As I stated in my acceptance remarks in the Oval Office, the strength and independence of our three branches of government are critical to the continued success of this great Nation. Repeatedly in the course of the process of confirmation for nominees for other positions, I have steadfastly maintained that the independence of the Executive Branch be preserved and its confidential documents and information not be released to further a confirmation process. I feel compelled to adhere to this position, especially related to my own nomination. Protection of the prerogatives of the Executive Branch and continued pursuit of my confirmation are in tension. I have decided that seeking my confirmation should yield.In a statement today, Dubya says:
I understand and share her concern, however, about the current state of the Supreme Court confirmation process. It is clear that Senators would not be satisfied until they gained access to internal documents concerning advice provided during her tenure at the White House disclosures that would undermine a President’s ability to receive candid counsel. Harriet Miers’ decision demonstrates her deep respect for this essential aspect of the Constitutional separation of powers and confirms my deep respect and admiration for her.
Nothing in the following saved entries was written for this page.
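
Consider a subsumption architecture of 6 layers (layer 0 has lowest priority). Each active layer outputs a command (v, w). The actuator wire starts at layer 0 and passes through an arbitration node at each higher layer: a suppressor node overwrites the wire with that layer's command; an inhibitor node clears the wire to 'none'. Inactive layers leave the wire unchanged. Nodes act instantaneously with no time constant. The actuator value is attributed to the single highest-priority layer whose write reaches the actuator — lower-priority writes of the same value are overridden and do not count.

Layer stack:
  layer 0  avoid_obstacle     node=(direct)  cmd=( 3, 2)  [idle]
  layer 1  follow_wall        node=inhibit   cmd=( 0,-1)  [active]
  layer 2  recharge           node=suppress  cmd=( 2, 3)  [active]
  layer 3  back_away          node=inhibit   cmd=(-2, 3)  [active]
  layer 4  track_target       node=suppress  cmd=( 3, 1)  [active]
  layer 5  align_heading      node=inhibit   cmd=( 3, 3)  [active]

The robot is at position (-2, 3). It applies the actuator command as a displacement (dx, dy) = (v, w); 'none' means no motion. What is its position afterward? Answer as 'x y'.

layer 0 (avoid_obstacle) idle — none
layer 1 (follow_wall) active — inhibits: none
layer 2 (recharge) active — suppresses: (2, 3)
layer 3 (back_away) active — inhibits: none
layer 4 (track_target) active — suppresses: (3, 1)
layer 5 (align_heading) active — inhibits: none
→ actuator none
position: (-2, 3) + none = (-2, 3)

-2 3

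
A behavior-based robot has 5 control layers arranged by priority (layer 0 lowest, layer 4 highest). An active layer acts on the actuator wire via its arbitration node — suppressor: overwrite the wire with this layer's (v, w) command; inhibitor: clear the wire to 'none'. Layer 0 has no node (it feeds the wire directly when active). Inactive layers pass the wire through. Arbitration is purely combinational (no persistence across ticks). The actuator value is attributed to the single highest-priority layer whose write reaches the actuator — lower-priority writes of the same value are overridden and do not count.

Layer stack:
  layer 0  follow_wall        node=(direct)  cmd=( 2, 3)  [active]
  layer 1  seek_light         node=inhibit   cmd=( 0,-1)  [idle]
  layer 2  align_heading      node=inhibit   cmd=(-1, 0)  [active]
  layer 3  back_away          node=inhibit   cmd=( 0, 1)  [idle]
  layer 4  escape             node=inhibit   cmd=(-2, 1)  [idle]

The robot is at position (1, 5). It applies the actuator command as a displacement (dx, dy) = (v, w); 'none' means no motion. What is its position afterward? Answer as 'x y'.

layer 0 (follow_wall) active — direct: (2, 3)
layer 1 (seek_light) idle — unchanged: (2, 3)
layer 2 (align_heading) active — inhibits: none
layer 3 (back_away) idle — unchanged: none
layer 4 (escape) idle — unchanged: none
→ actuator none
position: (1, 5) + none = (1, 5)

1 5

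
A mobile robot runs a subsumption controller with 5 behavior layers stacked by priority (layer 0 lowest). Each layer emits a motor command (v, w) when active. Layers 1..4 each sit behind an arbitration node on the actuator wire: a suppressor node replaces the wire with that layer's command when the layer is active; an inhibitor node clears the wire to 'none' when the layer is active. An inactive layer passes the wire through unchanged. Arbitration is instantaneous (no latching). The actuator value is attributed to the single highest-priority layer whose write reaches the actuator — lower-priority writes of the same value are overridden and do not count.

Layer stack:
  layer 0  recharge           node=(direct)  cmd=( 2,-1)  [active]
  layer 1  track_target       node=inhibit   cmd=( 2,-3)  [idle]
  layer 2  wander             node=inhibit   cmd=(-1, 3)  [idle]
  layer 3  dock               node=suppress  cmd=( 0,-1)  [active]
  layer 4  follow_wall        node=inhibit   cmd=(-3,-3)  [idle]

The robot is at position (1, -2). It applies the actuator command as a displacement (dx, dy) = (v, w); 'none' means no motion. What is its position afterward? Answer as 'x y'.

L0 recharge: active, feeds wire = (2, -1)
L1 track_target: idle → wire stays (2, -1)
L2 wander: idle → wire stays (2, -1)
L3 dock: active, suppressor → wire = (0, -1)
L4 follow_wall: idle → wire stays (0, -1)
actuator = (0, -1)
position: (1, -2) + (0, -1) = (1, -3)

1 -3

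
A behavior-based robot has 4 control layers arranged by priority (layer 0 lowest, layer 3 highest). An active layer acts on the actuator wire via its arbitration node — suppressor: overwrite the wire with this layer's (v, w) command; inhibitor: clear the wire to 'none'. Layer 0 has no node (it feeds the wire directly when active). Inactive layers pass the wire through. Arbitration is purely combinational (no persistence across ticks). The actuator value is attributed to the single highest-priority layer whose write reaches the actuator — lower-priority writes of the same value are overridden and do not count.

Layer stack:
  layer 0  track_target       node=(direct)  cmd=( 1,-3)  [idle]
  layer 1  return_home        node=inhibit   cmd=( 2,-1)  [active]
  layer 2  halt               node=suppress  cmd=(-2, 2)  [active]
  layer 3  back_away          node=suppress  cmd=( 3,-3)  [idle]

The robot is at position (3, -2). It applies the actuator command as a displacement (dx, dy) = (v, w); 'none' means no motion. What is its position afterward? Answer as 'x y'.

1 0

layer 0 (track_target) idle — none
layer 1 (return_home) active — inhibits: none
layer 2 (halt) active — suppresses: (-2, 2)
layer 3 (back_away) idle — unchanged: (-2, 2)
→ actuator (-2, 2)
position: (3, -2) + (-2, 2) = (1, 0)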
Oh please. It's the Dubya spin machine at work again. From Salon's Tim Grieve:
With the Valerie Plame scandal threatening to hurt Bush further with the middle of the country, the White House needed to move quickly to keep its base on board. Charles Krauthammer laid out a plan for an exit strategy last week, and the White House has followed it to a "T": Manufacture a dispute over White House documents, declare an impasse and let the honorable Harriet Miers spare the nation an irreconcilable dispute between the legislative and executive branches by graciously withdrawing her nomination. When the president was asked Monday about a report that the White House was considering a contingency plan for Miers' withdrawal, Bush blurted out instead that he would never turn over documents from the White House "about the decision-making process, what her recommendations were." It wasn't an answer to the question Bush had been asked, and yet it was: The trumped-up, or at least not yet fully realized, document dispute was, in fact, the "contingency plan."I agree with Tom. This isn't about documents. This isn't about Harriet being a noble American rising above the ugliness of partisan politics. It's about Dubya again showing his ineptitude as a leader, succumbing again to Neocon pressure. It wasn't the left that forced her out. It was the conservative right, who has Dubya by the balls, that did it. He's turned the GOP into the mouth of the neoconservative movement, an inextricable association that will continue to harm this country. Unless the left really gets its act together and gets this bunch of inept leaders out of office.